For context: The VC Watch PC is a two-week-old P-III, 500 MHz, but its Win98 OS shipped with IE 4.0. While RealNames says about 2 million RealNames visits are completed each day, it’s clear that their new $70 million jackpot is looking at a point in the future.

A number of search engines such as AltaVista have implemented links to the RealNames system, but they have only incremental value over ordinary search links. Indeed, they currently are less useful because the RealNames links produced by AltaVista lack the brief abstracts found in other search results, thus making it hard to decide which one might be most relevant.

In addition, Netscape has its own version of non-URL access called “smart browsing.” And while neither Netscape nor parent AOL have commented on the RealNames system, they clearly don’t plan on ceding this market without a fight.

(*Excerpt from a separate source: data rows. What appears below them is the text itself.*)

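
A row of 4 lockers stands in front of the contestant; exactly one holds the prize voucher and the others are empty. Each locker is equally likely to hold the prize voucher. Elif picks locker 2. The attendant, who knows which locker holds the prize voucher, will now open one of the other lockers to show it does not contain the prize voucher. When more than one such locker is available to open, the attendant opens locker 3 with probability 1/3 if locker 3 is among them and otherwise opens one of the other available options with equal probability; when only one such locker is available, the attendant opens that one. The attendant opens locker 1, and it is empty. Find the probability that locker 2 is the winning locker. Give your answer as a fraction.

Consider each possible location of the prize voucher in turn.
If it is in locker 1 (prior 1/4): the attendant opened locker 1, so this case is ruled out; weight (1/4)·0 = 0.
If it is in locker 2 (prior 1/4): locker 3 is available but not opened; locker 1 gets probability (1 − 1/3)/2 = 1/3; weight (1/4)·(1/3) = 1/12.
If it is in locker 3 (prior 1/4): locker 3 holds the prize so is unavailable; the attendant chooses uniformly among the 2 others, probability 1/2; weight (1/4)·(1/2) = 1/8.
If it is in locker 4 (prior 1/4): locker 3 is available but not opened, probability 2/3; weight (1/4)·(2/3) = 1/6.
The weights sum to 3/8.
So P(the prize voucher in locker 2 | the attendant opened locker 1) = (1/12) / (3/8) = 2/9.

2/9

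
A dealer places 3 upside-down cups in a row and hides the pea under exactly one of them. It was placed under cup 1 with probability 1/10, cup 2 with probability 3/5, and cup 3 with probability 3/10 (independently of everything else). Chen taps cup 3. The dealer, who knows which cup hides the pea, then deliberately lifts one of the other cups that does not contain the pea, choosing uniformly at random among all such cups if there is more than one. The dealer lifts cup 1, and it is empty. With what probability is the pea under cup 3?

1/5

Consider each possible location of the pea in turn.
If it is under cup 1 (prior 1/10): the dealer opened cup 1, so this case is ruled out; weight (1/10)·0 = 0.
If it is under cup 2 (prior 3/5): the dealer has no choice, probability 1; weight (3/5)·1 = 3/5.
If it is under cup 3 (prior 3/10): the dealer has 2 equally likely choices, so probability 1/2; weight (3/10)·(1/2) = 3/20.
The weights sum to 3/4.
So P(the pea under cup 3 | the dealer opened cup 1) = (3/20) / (3/4) = 1/5.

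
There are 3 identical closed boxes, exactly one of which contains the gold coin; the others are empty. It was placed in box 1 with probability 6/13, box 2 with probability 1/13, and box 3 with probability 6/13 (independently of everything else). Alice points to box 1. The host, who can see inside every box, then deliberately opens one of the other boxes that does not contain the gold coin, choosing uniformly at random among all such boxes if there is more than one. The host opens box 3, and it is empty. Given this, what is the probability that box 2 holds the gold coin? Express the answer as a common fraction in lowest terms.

Apply Bayes' rule, conditioning on where the gold coin actually is.
If it is in box 1 (prior 6/13): the host has 2 equally likely choices, so probability 1/2; weight (6/13)·(1/2) = 3/13.
If it is in box 2 (prior 1/13): the host has no choice, probability 1; weight (1/13)·1 = 1/13.
If it is in box 3 (prior 6/13): the host opened box 3, so this case is ruled out; weight (6/13)·0 = 0.
The weights sum to 4/13.
So P(the gold coin in box 2 | the host opened box 3) = (1/13) / (4/13) = 1/4.

1/4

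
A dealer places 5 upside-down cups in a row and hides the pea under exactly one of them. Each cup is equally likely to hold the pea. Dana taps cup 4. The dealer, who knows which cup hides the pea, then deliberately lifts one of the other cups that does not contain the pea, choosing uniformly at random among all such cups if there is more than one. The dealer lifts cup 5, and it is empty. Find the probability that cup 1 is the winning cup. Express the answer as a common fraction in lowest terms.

Consider each possible location of the pea in turn.
If it is under any of cups 1, 2, and 3 (prior 1/5 each): the dealer has 3 equally likely choices, so probability 1/3; weight (1/5)·(1/3) = 1/15 each.
If it is under cup 4 (prior 1/5): the dealer has 4 equally likely choices, so probability 1/4; weight (1/5)·(1/4) = 1/20.
If it is under cup 5 (prior 1/5): the dealer opened cup 5, so this case is ruled out; weight (1/5)·0 = 0.
The weights sum to 1/4.
So P(the pea under cup 1 | the dealer opened cup 5) = (1/15) / (1/4) = 4/15.

4/15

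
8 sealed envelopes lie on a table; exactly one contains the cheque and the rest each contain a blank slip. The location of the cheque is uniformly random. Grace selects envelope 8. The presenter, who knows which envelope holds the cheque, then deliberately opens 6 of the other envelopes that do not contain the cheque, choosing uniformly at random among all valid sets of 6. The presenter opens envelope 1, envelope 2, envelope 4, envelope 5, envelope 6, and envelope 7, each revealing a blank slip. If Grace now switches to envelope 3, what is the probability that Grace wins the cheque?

Consider each possible location of the cheque in turn.
If it is in any of envelopes 1, 2, 4, 5, 6, and 7 (prior 1/8 each): that envelope was opened and seen not to hold the prize — ruled out; weight (1/8)·0 = 0 each.
If it is in envelope 3 (prior 1/8): the presenter has no choice, probability 1; weight (1/8)·1 = 1/8.
If it is in envelope 8 (prior 1/8): the presenter has 7 equally likely choices, so probability 1/7; weight (1/8)·(1/7) = 1/56.
The weights sum to 1/7.
So P(the cheque in envelope 3 | the presenter opened envelope 1, envelope 2, envelope 4, envelope 5, envelope 6, and envelope 7) = (1/8) / (1/7) = 7/8.

7/8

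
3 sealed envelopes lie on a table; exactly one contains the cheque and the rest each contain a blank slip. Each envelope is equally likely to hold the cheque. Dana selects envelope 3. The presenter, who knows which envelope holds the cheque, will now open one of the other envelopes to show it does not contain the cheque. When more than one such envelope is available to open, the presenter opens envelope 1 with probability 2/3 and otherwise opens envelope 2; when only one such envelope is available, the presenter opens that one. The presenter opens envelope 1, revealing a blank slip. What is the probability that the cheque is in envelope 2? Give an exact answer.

Condition on the true location of the cheque.
If it is in envelope 1 (prior 1/3): the presenter opened envelope 1, so this case is ruled out; weight (1/3)·0 = 0.
If it is in envelope 2 (prior 1/3): only envelope 1 is available, probability 1; weight (1/3)·1 = 1/3.
If it is in envelope 3 (prior 1/3): envelope 1 is available, opened with probability 2/3; weight (1/3)·(2/3) = 2/9.
The weights sum to 5/9.
So P(the cheque in envelope 2 | the presenter opened envelope 1) = (1/3) / (5/9) = 3/5.

3/5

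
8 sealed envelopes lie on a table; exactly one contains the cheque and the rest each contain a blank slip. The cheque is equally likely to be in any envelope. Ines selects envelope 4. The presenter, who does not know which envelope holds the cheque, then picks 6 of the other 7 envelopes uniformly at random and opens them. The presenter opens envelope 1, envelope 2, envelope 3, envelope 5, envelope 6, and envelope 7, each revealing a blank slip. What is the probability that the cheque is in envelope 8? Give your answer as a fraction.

Because the presenter chose which envelopes to open without knowing where the cheque is, the choice is independent of the prize location. Learning that none of the 6 opened envelopes holds the cheque simply rules out those 6 locations and leaves the remaining 2 envelopes still equally likely by symmetry.
So P(the cheque in envelope 8) = 1/2.

1/2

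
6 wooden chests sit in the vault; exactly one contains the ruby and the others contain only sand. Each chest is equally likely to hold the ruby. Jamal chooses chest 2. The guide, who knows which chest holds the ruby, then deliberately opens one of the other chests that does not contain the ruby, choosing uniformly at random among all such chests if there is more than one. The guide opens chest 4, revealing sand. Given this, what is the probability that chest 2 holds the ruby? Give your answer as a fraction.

1/6

Apply Bayes' rule, conditioning on where the ruby actually is.
If it is in any of chests 1, 3, 5, and 6 (prior 1/6 each): the guide has 4 equally likely choices, so probability 1/4; weight (1/6)·(1/4) = 1/24 each.
If it is in chest 2 (prior 1/6): the guide has 5 equally likely choices, so probability 1/5; weight (1/6)·(1/5) = 1/30.
If it is in chest 4 (prior 1/6): the guide opened chest 4, so this case is ruled out; weight (1/6)·0 = 0.
The weights sum to 1/5.
So P(the ruby in chest 2 | the guide opened chest 4) = (1/30) / (1/5) = 1/6.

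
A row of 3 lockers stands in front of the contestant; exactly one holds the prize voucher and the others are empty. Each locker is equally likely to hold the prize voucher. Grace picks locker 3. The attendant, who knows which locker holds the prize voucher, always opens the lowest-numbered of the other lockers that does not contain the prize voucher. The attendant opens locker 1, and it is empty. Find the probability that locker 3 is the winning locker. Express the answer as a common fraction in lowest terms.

Condition on the true location of the prize voucher.
If it is in locker 1 (prior 1/3): the attendant opened locker 1, so this case is ruled out; weight (1/3)·0 = 0.
If it is in either of lockers 2 and 3 (prior 1/3 each): locker 1 is the lowest-numbered option available, probability 1; weight (1/3)·1 = 1/3 each.
The weights sum to 2/3.
So P(the prize voucher in locker 3 | the attendant opened locker 1) = (1/3) / (2/3) = 1/2.

1/2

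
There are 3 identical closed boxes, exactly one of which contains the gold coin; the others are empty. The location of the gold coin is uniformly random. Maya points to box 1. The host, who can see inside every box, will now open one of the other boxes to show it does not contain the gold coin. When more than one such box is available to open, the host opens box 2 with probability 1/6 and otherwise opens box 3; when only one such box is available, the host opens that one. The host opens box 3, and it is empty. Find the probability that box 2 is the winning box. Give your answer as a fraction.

6/11

Condition on the true location of the gold coin.
If it is in box 1 (prior 1/3): box 2 is available but not opened, probability 5/6; weight (1/3)·(5/6) = 5/18.
If it is in box 2 (prior 1/3): only box 3 is available, probability 1; weight (1/3)·1 = 1/3.
If it is in box 3 (prior 1/3): the host opened box 3, so this case is ruled out; weight (1/3)·0 = 0.
The weights sum to 11/18.
So P(the gold coin in box 2 | the host opened box 3) = (1/3) / (11/18) = 6/11.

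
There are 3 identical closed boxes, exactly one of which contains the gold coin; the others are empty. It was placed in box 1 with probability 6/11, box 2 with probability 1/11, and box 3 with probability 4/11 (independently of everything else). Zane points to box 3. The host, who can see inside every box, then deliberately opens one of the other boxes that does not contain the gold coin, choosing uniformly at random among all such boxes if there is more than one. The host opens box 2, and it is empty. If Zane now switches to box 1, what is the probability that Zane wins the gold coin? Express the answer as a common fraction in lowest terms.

3/4

Condition on the true location of the gold coin.
If it is in box 1 (prior 6/11): the host has no choice, probability 1; weight (6/11)·1 = 6/11.
If it is in box 2 (prior 1/11): the host opened box 2, so this case is ruled out; weight (1/11)·0 = 0.
If it is in box 3 (prior 4/11): the host has 2 equally likely choices, so probability 1/2; weight (4/11)·(1/2) = 2/11.
The weights sum to 8/11.
So P(the gold coin in box 1 | the host opened box 2) = (6/11) / (8/11) = 3/4.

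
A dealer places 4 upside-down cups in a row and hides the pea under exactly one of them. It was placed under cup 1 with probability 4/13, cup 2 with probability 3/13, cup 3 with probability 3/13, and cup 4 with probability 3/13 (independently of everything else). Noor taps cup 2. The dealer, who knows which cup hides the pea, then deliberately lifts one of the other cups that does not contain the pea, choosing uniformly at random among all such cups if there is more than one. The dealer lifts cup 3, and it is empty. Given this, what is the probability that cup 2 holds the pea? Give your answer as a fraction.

2/9

Apply Bayes' rule, conditioning on where the pea actually is.
If it is under cup 1 (prior 4/13): the dealer has 2 equally likely choices, so probability 1/2; weight (4/13)·(1/2) = 2/13.
If it is under cup 2 (prior 3/13): the dealer has 3 equally likely choices, so probability 1/3; weight (3/13)·(1/3) = 1/13.
If it is under cup 3 (prior 3/13): the dealer opened cup 3, so this case is ruled out; weight (3/13)·0 = 0.
If it is under cup 4 (prior 3/13): the dealer has 2 equally likely choices, so probability 1/2; weight (3/13)·(1/2) = 3/26.
The weights sum to 9/26.
So P(the pea under cup 2 | the dealer opened cup 3) = (1/13) / (9/26) = 2/9.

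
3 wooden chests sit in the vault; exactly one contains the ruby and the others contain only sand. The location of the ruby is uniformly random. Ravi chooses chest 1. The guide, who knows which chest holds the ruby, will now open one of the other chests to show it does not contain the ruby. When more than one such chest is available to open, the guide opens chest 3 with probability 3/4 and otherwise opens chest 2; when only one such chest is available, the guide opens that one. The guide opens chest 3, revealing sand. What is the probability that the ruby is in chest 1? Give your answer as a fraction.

Consider each possible location of the ruby in turn.
If it is in chest 1 (prior 1/3): chest 3 is available, opened with probability 3/4; weight (1/3)·(3/4) = 1/4.
If it is in chest 2 (prior 1/3): only chest 3 is available, probability 1; weight (1/3)·1 = 1/3.
If it is in chest 3 (prior 1/3): the guide opened chest 3, so this case is ruled out; weight (1/3)·0 = 0.
The weights sum to 7/12.
So P(the ruby in chest 1 | the guide opened chest 3) = (1/4) / (7/12) = 3/7.

3/7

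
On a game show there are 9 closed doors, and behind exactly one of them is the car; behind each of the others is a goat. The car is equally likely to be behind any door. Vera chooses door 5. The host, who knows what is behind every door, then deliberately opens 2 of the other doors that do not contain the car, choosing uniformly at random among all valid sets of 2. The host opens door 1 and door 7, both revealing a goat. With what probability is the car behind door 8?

Consider each possible location of the car in turn.
If it is behind either of doors 1 and 7 (prior 1/9 each): that door was opened and seen not to hold the prize — ruled out; weight (1/9)·0 = 0 each.
If it is behind any of doors 2, 3, 4, 6, 8, and 9 (prior 1/9 each): the host has 21 equally likely choices, so probability 1/21; weight (1/9)·(1/21) = 1/189 each.
If it is behind door 5 (prior 1/9): the host has 28 equally likely choices, so probability 1/28; weight (1/9)·(1/28) = 1/252.
The weights sum to 1/28.
So P(the car behind door 8 | the host opened door 1 and door 7) = (1/189) / (1/28) = 4/27.

4/27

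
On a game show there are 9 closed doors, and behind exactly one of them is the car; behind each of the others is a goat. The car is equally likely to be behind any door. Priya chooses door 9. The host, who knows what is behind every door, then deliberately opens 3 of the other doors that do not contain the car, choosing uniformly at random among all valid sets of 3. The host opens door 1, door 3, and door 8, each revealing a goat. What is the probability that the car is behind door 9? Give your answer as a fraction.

Condition on the true location of the car.
If it is behind any of doors 1, 3, and 8 (prior 1/9 each): that door was opened and seen not to hold the prize — ruled out; weight (1/9)·0 = 0 each.
If it is behind any of doors 2, 4, 5, 6, and 7 (prior 1/9 each): the host has 35 equally likely choices, so probability 1/35; weight (1/9)·(1/35) = 1/315 each.
If it is behind door 9 (prior 1/9): the host has 56 equally likely choices, so probability 1/56; weight (1/9)·(1/56) = 1/504.
The weights sum to 1/56.
So P(the car behind door 9 | the host opened door 1, door 3, and door 8) = (1/504) / (1/56) = 1/9.

1/9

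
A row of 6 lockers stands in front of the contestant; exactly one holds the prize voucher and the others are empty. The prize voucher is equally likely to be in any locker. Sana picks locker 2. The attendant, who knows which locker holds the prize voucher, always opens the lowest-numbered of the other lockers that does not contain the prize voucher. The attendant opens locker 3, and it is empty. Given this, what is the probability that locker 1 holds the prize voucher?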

Indeed, in a move resembling the Microsoft/AOL battle over instant messaging, Teare has called for standards in the plain word addressing area. The battle here promises to be at least as hot and divisive since AOL has been using the keyword navigation system since its inception.

RealNames looks to have a license to print money and plenty of capital to buy a big press. But only the future will determine if they can print it faster than they can burn through it.